В тот год, как померла Арина, за месяц до ее кончины у Степана Тихомилова родился третий уже ребенок - Донька. Жену Степан привез из той самой деревни Березовки, где учился когда-то в школе, звали ее Ксения, была она девкой рослой и стройной, характером общительная и веселая, как сам Тихомилов Степан. И еще, на счастье, оказалась она бабой молочной, хватало у нее молока и для своей девочки, и для осиротевшей дочери Данилы - Зойки. Катя по нескольку раз в день носила Зойку к Тихомиловым, а вечером Ксения сцеживала молоко в кружку, Катя переливала его в бутылку и ночью кормила свою сестренку через соску.
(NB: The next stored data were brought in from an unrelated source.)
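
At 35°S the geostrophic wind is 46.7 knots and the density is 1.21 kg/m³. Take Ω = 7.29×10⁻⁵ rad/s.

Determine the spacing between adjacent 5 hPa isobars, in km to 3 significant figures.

Coriolis parameter at 35°S:
f = 2Ω sin φ = 2 × 7.29×10⁻⁵ × sin 35° = 8.36×10⁻⁵ s⁻¹
Wind speed in SI: 46.7 knots = 24.0 m/s
Geostrophic balance rearranged: |∂P/∂n| = f ρ V_g
|∂P/∂n| = 8.36×10⁻⁵ × 1.21 × 24.0 = 2.43×10⁻³ Pa/m
Isobar spacing: Δn = ΔP/|∂P/∂n| = 500 Pa / 2.43×10⁻³ Pa/m = 205675 m ≈ 206 km

206 km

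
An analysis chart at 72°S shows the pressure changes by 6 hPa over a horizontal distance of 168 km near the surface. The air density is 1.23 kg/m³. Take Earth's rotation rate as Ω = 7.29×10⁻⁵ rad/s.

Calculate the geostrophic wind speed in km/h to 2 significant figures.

Coriolis parameter at 72°S:
f = 2Ω sin φ = 2 × 7.29×10⁻⁵ × sin 72° = 1.39×10⁻⁴ s⁻¹
Pressure gradient: |∂P/∂n| = 600 Pa / 168000 m = 3.57×10⁻³ Pa/m
Geostrophic balance (pressure-gradient force = Coriolis force):
V_g = (1/(fρ)) |∂P/∂n| = 3.57×10⁻³ / (1.39×10⁻⁴ × 1.23) = 20.9 m/s
Converting: 20.9 m/s × 3.6 = 75 km/h

75 km/h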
- Катька-Катенька ты моя, как бы я без тебя-то теперь? - не раз вырывалось у отца. За много недель после смерти жены это были чуть ли не единственные слова, которые он время от времени только и произносил. А так целыми днями молчал, к работе сделался равнодушным, ночами, кажется, никогда не спал. Всякий раз, встав к ребенку и засветив лампу, Катя видела, что отец лежит на спине и уныло смотрит в потолок.
- Ну чего ты, пап? - подходила она не раз к его кровати. - Мама ушла от нас с надеждой, что всех детей подымем. Да и что ж - голые-голодные не ходим. Ничего, пап… Ты поспи.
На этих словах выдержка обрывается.